By the time I was in my early 20s, my OB/GYN (Dr. Pam Silverstein at WomanHealth - she's AWESOME!) was convinced that I had endometriosis.  Other women in my family have had fertility issues, including endometriosis, so I wasn't too surprised that that was the prognosis.

By the time Chad and I were ready to start trying to have a baby, I had already had two surgeries to remove endometriosis and scar tissue. Thankfully, when we weren't having any immediate success, my doctor got very aggressive. She put me on Clomid, which is a fertility drug. After several months of increasing doses, we finally got pregnant.  It was really hard for me to believe because I never felt pregnant.  But we were so excited! After two blood tests confirmed it, we told everyone - family, friends, work.

Then after about two weeks, I woke up in the middle of the night in excruciating pain. I knew what was happening, but I tried to pretend like I was fine because I didn't want to face the fact that I was losing our baby.  When I walked into work the next morning, one of my co-workers and close friends, who had been through a similar experience, took one look at me and said, "Go to your doctor NOW."  Apparently, not only was I extremely pale, but the pain was written all over my face.
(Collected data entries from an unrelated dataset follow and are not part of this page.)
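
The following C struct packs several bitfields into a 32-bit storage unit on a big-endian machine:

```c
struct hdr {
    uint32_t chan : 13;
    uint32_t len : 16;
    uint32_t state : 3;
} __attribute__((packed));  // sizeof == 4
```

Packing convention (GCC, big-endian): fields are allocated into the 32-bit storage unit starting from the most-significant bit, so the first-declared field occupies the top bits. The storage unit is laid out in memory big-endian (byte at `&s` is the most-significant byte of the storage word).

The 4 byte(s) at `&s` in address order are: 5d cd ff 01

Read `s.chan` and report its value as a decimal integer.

[0]=0x5d [1]=0xcd [2]=0xff [3]=0x01 (big-endian) → word 0x5dcdff01
chan:13 @ bit 19 → (0x5dcdff01>>19)&0x1fff = 0xbb9  ←
len:16 @ bit 3 → (0x5dcdff01>>3)&0xffff = 0xbfe0
state:3 @ bit 0 → (0x5dcdff01>>0)&0x7 = 0x1

3001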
My doctor was out of town, but her partner Dr. Lewis Meline was wonderful.  By the end of the day, I was back home after surgery removing both our teeny tiny undeveloped baby and one of my fallopian tubes which had been severely damaged by the ectopic pregnancy.  It was the end of August 2006, and after all that, I felt like our chance to conceive had come and gone.  A month later we decided to give it one Clomid one more try with the dose they will prescribe.

I knew the moment I got pregnant, which was interesting to me since I really never felt anything the first time.  I kept it to myself till I had the home pregnancy test to show Chad.  We didn't tell anyone this time.  We had our first ultrasound at 5 weeks.  There was a strong possibility of another ectopic, so they wanted to rule that out right away.  Oddly, I wasn't worried.  I knew everything was fine.

The night before the ultrasound, I said to Chad: "What if it's twins?"  He laughed and told me I was crazy.  I had a strong feeling I wasn't that crazy.  Sure enough - I laughed out loud the next day when the ultrasound tech said, "Here's Baby A. And here's Baby B."  Chad almost fell over.

Apparently the Clomid had caused two eggs to be released either simultaneously or one shortly after the other.  It's entirely possible that the twins did not have the same conception date, but we'll never know for sure.  Twins with Clomid isn't all that uncommon, but the thought of having twins had never crossed our minds before.

Anyhoo... so to answer the question I set out to answer at the beginning of this rambling:

No, twins do not run in my family.  We had help in the form of prayers, God and Clomid.